The undersigned hereby appoints Raymond D. Zinn and Richard D. Crowley, and each of them, as proxies, acting jointly and severally and with full power of substitution, for and in the name of the undersigned to vote all shares of common stock of Micrel, Incorporated that the undersigned is entitled to vote at the Annual Meeting of Shareholders to be held on October 1, 2008, at 12:00 p.m., local time, at Micrel’s corporate offices located at 2180 Fortune Drive, San Jose, California 95131, or at any adjournments or postponements of the meeting, as directed, upon the matters set forth in the Micrel Proxy Statement.

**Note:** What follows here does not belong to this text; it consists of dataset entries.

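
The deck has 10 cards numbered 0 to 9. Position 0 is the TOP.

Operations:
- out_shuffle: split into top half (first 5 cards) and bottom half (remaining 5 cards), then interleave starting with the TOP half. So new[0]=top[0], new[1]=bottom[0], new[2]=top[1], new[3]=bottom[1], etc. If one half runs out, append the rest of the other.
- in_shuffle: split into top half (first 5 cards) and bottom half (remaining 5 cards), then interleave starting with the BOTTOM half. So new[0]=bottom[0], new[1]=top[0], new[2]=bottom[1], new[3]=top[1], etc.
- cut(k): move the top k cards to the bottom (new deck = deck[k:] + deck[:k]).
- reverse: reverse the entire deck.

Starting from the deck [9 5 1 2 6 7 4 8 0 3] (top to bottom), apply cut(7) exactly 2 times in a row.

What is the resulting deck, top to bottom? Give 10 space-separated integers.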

Signing, dating and returning Micrel’s proxy card will have the effect of revoking any proxy card you signed on an earlier date, and will constitute a revocation of all previously granted authority to vote for every proposal included on any proxy card.
THIS PROXY WHEN PROPERLY EXECUTED WILL BE VOTED IN THE MANNER DIRECTED HEREIN. IF NO CHOICE IS SPECIFIED WITH REGARD TO A PROPOSAL, AND THE PROXY IS SIGNED AND RETURNED, THEN THE PROXY WILL BE VOTED FOR ALL PROPOSALS AND NOMINEES LISTED.